Einsprachen erwartet

Einen Überhang an noch nicht überbauten Wohn- und Gewerbeflächen besitzen sehr viele Gemeinden im Mittelland. Im Aargau oder in Solothurn waren bis vor Kurzem Verhandlungen über eine Redimensionierung der Reserven im Gang. Die Gespräche zwischen Kommunen und kantonalen Planungsämtern sind jedoch nur behördenverbindlich und erst Grundlage für den Richtplaneintrag.

Auch der Kanton Thurgau setzt sich derzeit mit allen 80 Gemeinden einzeln an den Verhandlungstisch, um eine Flächenbereinigung vorzunehmen. Druckmittel sind auch hier das Neueinzonungsverbot und die Kompensationspflicht, bis der Richtplan vom Bund genehmigt worden ist. Die nächsten Schritte zur Konkretisierung sind jedoch nicht weniger hürdenreich: Sobald die Gemeindezonenpläne angepasst werden, sind die Grundeigentümer einzubeziehen. In solchen Präzedenzfällen zeichnen sich heikle Auseinandersetzungen ab.

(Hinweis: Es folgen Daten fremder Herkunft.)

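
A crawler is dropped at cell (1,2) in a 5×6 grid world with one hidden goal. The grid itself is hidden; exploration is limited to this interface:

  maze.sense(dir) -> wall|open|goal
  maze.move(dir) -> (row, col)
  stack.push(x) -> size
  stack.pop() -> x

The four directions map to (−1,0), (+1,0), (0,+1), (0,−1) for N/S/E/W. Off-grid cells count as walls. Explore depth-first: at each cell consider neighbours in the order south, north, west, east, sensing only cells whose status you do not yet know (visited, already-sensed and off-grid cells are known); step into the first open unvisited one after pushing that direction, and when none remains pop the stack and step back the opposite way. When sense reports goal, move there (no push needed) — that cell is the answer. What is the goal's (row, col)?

! sense(dir=south) => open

! push(x=south) => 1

! move(dir=south) => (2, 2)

! sense(dir=south) => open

! push(x=south) => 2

! move(dir=south) => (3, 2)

! sense(dir=south) => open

! push(x=south) => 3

! move(dir=south) => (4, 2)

! sense(dir=west) => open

! push(x=west) => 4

! move(dir=west) => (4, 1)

! sense(dir=north) => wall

! sense(dir=west) => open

! push(x=west) => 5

! move(dir=west) => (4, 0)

! sense(dir=north) => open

! push(x=north) => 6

! move(dir=north) => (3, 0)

! sense(dir=north) => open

! push(x=north) => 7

! move(dir=north) => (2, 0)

! sense(dir=north) => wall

! sense(dir=east) => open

! push(x=east) => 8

! move(dir=east) => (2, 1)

! sense(dir=north) => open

! push(x=north) => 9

! move(dir=north) => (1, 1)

! sense(dir=north) => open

! push(x=north) => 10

! move(dir=north) => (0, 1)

! sense(dir=west) => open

! push(x=west) => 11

! move(dir=west) => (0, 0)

! pop() => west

! move(dir=east) => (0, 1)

! sense(dir=east) => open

! push(x=east) => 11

! move(dir=east) => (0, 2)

! sense(dir=east) => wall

! pop() => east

! move(dir=west) => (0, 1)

! pop() => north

! move(dir=south) => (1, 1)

! pop() => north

! move(dir=south) => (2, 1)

! pop() => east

! move(dir=west) => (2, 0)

! pop() => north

! move(dir=south) => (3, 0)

! pop() => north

! move(dir=south) => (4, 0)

! pop() => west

! move(dir=east) => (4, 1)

! pop() => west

! move(dir=east) => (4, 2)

! sense(dir=east) => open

! push(x=east) => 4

! move(dir=east) => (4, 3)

! sense(dir=north) => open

! push(x=north) => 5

! move(dir=north) => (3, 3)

! sense(dir=north) => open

! push(x=north) => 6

! move(dir=north) => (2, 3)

! sense(dir=north) => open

! push(x=north) => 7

! move(dir=north) => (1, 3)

! sense(dir=east) => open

! push(x=east) => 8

! move(dir=east) => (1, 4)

! sense(dir=south) => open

! push(x=south) => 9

! move(dir=south) => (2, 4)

! sense(dir=south) => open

! push(x=south) => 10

! move(dir=south) => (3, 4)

! sense(dir=south) => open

! push(x=south) => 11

! move(dir=south) => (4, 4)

! sense(dir=east) => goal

! move(dir=east) => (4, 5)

Answer: (4, 5)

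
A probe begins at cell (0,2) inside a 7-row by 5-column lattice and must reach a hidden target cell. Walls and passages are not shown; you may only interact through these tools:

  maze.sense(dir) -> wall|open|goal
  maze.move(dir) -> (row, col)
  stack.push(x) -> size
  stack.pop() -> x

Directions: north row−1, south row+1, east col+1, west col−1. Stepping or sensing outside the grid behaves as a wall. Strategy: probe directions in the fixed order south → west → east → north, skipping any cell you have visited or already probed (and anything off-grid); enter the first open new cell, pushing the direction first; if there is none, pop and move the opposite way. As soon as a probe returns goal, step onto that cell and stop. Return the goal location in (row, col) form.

;; sense(south) -> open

;; push(south) -> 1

;; move(south) -> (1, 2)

;; sense(south) -> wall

;; sense(west) -> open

;; push(west) -> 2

;; move(west) -> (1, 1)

;; sense(south) -> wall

;; sense(west) -> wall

;; sense(north) -> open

;; push(north) -> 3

;; move(north) -> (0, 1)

;; sense(west) -> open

;; push(west) -> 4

;; move(west) -> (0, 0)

;; pop() -> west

;; move(east) -> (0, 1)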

Ein anschaulicher Bereinigungsprozess findet im Laufental statt, wo die 1200-Einwohner-Gemeinde Liesberg BL ihre Bauzonenfläche in der kommunalen Nutzungsplanung deutlich zu reduzieren hat. Die Bevölkerungszahl ist in den letzten 20 Jahren stabil geblieben; Parzellen mit einer Gesamtfläche von über 12 ha sind zwar eingezont, aber unbebaut. Seit drei Jahren verhandeln Gemeinde und Kanton, welche Flächen ausgezont werden könnten. Im Juni 2015 hiess die Gemeindeversammlung einen Verhandlungskompromiss mit Verzicht auf 4 ha Bauzonen gut. Diese Fläche ist halb so gross wie ursprünglich vom Kanton vorgeschlagen, spart aber Parzellen mit hoher Baureife aus. Ebenso ist die Zahl der Grundeigentümer gesunken, die dagegen Rechtsmittel ergreifen können. Trotzdem ist die Redimensionierung in Liesberg vorläufig blockiert, weil Rechtsmittel dagegen erhoben worden sind.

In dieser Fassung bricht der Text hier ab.